Pierre Janet (1859-1947) once wrote, “Traumas produce their disintegrating effects in proportion to their intensity, duration and repetition.” (1909) He was the first in a long line of clinician theorists who have attempted to explain what happens to the human condition as a result of enduring repeated, ongoing neglect and all manner of abuse. And though contemporary understandings have made PTSD a commonly recognized acronym, a majority of mental health professionals grapple with efficiently treating the complexity that PTSD often involves. Why? The simple answer is that not all PTSD is created equal. Here’s an illustration: Surviving the fallout from a fiery car crash (having previously enjoyed a trauma-free upbringing) is quite different from surviving the latest trauma of a fiery car crash given the backdrop of an abusive, neglectful and chaotic upbringing.

The roots of psychological disintegration that Pierre Janet so elegantly outlined for us come from an instinctual, desperate attempt to survive perceived threat. Humans (at any age) will do whatever is necessary to survive when escape from perceived threat is impossible. Infants cry instinctually in an attempt to get attention, so their physical survival is maximized. And when aggressors are much larger, the primacy of the fight instinct is abandoned for fleeing as the best way to cope. And when fleeing is not an option, what’s left is to submit and comply with the powerful other’s demands; submittal with analgesia (the body goes limp and internal endorphins are released) is the last survival strategy by instinct. These automatic survival processes are designed by nature to segregate traumatic experiences, especially severe and chronic ones. This process helps the survivor to most efficiently focus on daily life despite their trail of traumatic experiences.

The success of survival from chronic, perceived threat comes at the price of a disintegrated psyche via traumatic learning.

Traumatic learning is very difficult to undo because it holds strong survival value. Here’s an example: A child learns to wall off the realization that the parent who molests her late nights is the same parent smiling and making small talk at the breakfast table the next morning. This child cannot escape the molestations and must carry on a “normal” relationship with that parent. This girl who submits to and experiences the molestations may be remotely aware (or even unaware) of the one who makes small talk with her molester-parent at the breakfast table. This is but one possible effect of traumatic learning processes that are born out of an instinctually defensive purpose to survive.

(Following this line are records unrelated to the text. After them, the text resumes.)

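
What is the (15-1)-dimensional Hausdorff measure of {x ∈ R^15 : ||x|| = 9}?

|∂B_15(9)| = 216905884017408·π^7/5005 ≈ 1.30893e+14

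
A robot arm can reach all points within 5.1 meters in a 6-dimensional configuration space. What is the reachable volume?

The n-ball volume is π^(n/2)·r^n/Γ(n/2+1). With n=6, r=5.1: V ≈ 90932.6.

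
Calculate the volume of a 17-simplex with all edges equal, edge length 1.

For a regular n-simplex with edge a, V = (a^n / n!)·√((n+1)/2^n). With a=1, n=17: V ≈ 3.29468e-17.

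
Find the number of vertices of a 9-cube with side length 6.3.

The 9-cube has 2^9 = 512 vertices.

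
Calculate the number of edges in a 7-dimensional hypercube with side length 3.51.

Each of the 2^7 = 128 vertices has degree 7; total edges = 7·2^7/2 = 448.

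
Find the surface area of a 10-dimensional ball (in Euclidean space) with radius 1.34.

S = n·V_n(r)/r = 10·V_10(1.34)/1.34 (volume-to-surface relation), giving 355.231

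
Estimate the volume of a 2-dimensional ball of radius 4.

V_2(4) = π^(2/2) · (4)^2 / Γ(2/2 + 1) = 16·π ≈ 50.2655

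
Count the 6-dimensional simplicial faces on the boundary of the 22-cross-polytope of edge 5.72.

f_6(22-orthoplex) = 2^7 · (22 choose 7) = 21829632.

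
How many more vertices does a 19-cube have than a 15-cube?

The 19-cube has 2^19 = 524288 vertices. The 15-cube has 2^15 = 32768 vertices. Difference: 524288 - 32768 = 491520.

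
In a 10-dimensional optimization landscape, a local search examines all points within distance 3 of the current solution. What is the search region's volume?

V_10(3) = π^(10/2) · (3)^10 / Γ(10/2 + 1) = 19683·π^5/40 ≈ 150585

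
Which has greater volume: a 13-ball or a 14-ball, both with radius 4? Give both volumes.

V_13(4) ≈ 6.11113e+07. V_14(4) ≈ 1.60864e+08. The 14-ball is larger.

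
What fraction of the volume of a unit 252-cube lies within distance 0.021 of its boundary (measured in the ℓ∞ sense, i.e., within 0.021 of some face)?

1 - (1 - 2·0.021)^252 = 1 - 0.958^252 ≈ 0.99998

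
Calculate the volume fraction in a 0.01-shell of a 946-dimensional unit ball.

Shell fraction = 1 - (1-0.01)^946 ≈ 0.999926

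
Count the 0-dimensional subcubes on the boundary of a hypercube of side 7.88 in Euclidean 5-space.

Choose 0 of 5 axes to span the face (C(5,0) = 1 way), then fix each of the remaining 5 coordinates at one of its two extreme values (2^5 = 32 ways): 1·32 = 32.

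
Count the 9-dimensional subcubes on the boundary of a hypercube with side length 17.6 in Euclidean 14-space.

Number of 9-faces = C(14,9) · 2^(14-9) = 2002 · 32 = 64064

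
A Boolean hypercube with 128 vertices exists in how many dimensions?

Since 2^n = 128, we have n = 7.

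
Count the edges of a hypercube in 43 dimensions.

The 43-cube has n·2^(n-1) = 43·2^42 = 43·4398046511104 = 189115999977472 edges.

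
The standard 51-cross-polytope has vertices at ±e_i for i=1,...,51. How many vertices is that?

The 51-dimensional cross-polytope has 2n = 2·51 = 102 vertices.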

How Do We Begin To Help Our Clients?

So where do we start as clinicians with treating such complex trauma? We start with gentle kindness, with friendly curiosity. We hold space for our clients’ confusion, their knowing and not knowing about what their past experience holds. And when the time is right, we reaffirm whatever the client had to do in order to survive was alright.  That’s where we begin, and that’s where we stay as long as is necessary.

When we, as clinicians, understand these instinctually defensive roots of traumatic response, we can help our traumatized clients begin to stabilize their daily living and to build customized skill sets that address what is needed to eventually confront the realization of their traumas. Out of this process, our clients will eventually make sense of their trauma in terms of who they intend to become—not only as survivors, but also as thrivers.